(DEPRECATED) Apache Flink User Mailing List archive.

FlinkKafkaConsumer configuration to consume from Multiple Kafka Topics

Classic

List

Threaded

2 messages Options

sagar loke

FlinkKafkaConsumer configuration to consume from Multiple Kafka Topics

Hi,

We have a use case where we are consuming from more than 100s of Kafka Topics. Each topic has different number of partitions.

As per the documentation, to parallelize a Kafka Topic, we need to use setParallelism() == number of Kafka Partitions for a topic.
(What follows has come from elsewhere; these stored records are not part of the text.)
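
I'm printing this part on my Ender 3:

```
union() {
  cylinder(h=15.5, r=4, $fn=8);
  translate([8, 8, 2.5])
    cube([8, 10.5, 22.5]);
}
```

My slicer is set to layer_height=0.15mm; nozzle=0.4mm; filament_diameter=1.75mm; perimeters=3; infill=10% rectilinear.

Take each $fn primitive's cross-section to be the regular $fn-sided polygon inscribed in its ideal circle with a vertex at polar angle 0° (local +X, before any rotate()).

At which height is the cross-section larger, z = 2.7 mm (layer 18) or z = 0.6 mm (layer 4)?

layer 18 (z = 2.7 mm)

Layer 18 (z = 2.7): the cylinder: section is a regular 8-gon, circumradius r=4 (area = (8/2)·4.000²·sin(360°/8) = 45.25 mm²); the cube at (8, 8) is present — its section is the full 8×10.5 rectangle (area 84.00 mm²); Combining (union): the 2 present regions are separate (no shared area or edge), so areas and boundary lengths simply add and each stays a separate island — area = 129.25 mm². So its area = 129.25 mm². Layer 4 (z = 0.6): the r=4 cylinder contributes a regular 8-gon of circumradius 4 (area = (8/2)·4.000²·sin(360°/8) = 45.25 mm²); the cube at (8, 8) is not intersected at this z (z outside [2.5, 25]); Merging all regions: only the r=4 cylinder is present, so the union is just that shape — area = 45.25 mm². So its area = 45.25 mm². Layer 18 is larger (129.25 vs 45.25 mm²).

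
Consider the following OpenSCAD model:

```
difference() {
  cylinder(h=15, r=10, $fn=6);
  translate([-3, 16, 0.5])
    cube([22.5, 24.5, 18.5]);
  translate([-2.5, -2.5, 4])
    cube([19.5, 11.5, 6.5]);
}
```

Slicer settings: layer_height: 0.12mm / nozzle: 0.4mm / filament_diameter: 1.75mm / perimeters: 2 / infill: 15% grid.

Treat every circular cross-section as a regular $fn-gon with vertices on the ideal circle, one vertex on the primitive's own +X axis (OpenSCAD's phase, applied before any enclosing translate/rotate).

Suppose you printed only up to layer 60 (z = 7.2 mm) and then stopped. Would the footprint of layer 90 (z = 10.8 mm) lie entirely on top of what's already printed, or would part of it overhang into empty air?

Compare the two slices. At z = 7.2: the r=10 cylinder contributes a regular 6-gon of circumradius 10 (area = (6/2)·10.000²·sin(360°/6) = 259.81 mm²); the cube at (-3, 16) (footprint 22.5×24.5) is included at this height (area 551.25 mm²); the 19.5×11.5 cube at (-2.5, -2.5) contributes its full rectangle (area 224.25 mm²); Taking the first minus the rest: starting from the r=10 cylinder (259.81 mm²), the 22.5×24.5 cube at (-3, 16) misses the remaining region (no effect); the 19.5×11.5 cube at (-2.5, -2.5) partially overlaps it — only the 116.05 mm² overlap (of its 224.25 mm²) is removed, clipping the outline — area = 143.76 mm². At z = 10.8: the cylinder: section is a regular 6-gon, circumradius r=10 (area = (6/2)·10.000²·sin(360°/6) = 259.81 mm²); the cube at (-3, 16) is present — its section is the full 22.5×24.5 rectangle (area 551.25 mm²); the cube at (-2.5, -2.5) is absent (z outside [4, 10.5]); Taking the first minus the rest: starting from the r=10 cylinder (259.81 mm²), the 22.5×24.5 cube at (-3, 16) misses the remaining region (no effect) — area = 259.81 mm². Checking containment: at z = 10.8 the cross-section extends beyond the z = 7.2 cross-section by about 116.05 mm².

part overhangs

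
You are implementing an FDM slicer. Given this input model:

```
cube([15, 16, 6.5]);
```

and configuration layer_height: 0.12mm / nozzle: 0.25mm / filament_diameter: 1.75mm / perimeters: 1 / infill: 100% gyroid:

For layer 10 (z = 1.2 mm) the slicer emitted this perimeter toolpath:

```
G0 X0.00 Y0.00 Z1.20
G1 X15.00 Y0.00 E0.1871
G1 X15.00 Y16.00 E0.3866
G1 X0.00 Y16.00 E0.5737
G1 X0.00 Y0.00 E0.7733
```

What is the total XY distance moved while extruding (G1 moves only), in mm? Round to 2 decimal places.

Sum the Euclidean lengths of each G1 segment: total = 62.00 mm.

62.00 mm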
But if we are consuming multiple topics in Flink by providing pattern eg. my_topic_* and for each topic if there is different configuration for partitions,

then how should we connect all these together so that we can map Kafka Partition to Flink Parallelization correctly and programmatically (so that we don't have to hard code all the topic names and parallelism -- considering we can access kafka topic <-> number of partitions mapping in Flink) ?

Thanks,

Andrey Zagrebin

Re: FlinkKafkaConsumer configuration to consume from Multiple Kafka Topics

Hi Sagar,

At the moment number of partitions in Kafka source topics and parallelism of Flink Kafka source operator are completely independent. Flink will internally distribute partitions between a number of source parallel subtasks which you configure. In case of dynamic partition or topic discovery while running it also happens automatically.

Job or source parallelism can be set e.g. to the total number of Kafka partitions over all topics known in advanced, if programmatically then e.g. using Kafka client.

Cheers,

Andrey

On 18 Jul 2018, at 07:54, sagar loke <[hidden email]> wrote:

Hi,

We have a use case where we are consuming from more than 100s of Kafka Topics. Each topic has different number of partitions.

As per the documentation, to parallelize a Kafka Topic, we need to use setParallelism() == number of Kafka Partitions for a topic.

But if we are consuming multiple topics in Flink by providing pattern eg. my_topic_* and for each topic if there is different configuration for partitions,

then how should we connect all these together so that we can map Kafka Partition to Flink Parallelization correctly and programmatically (so that we don't have to hard code all the topic names and parallelism -- considering we can access kafka topic <-> number of partitions mapping in Flink) ?

Thanks,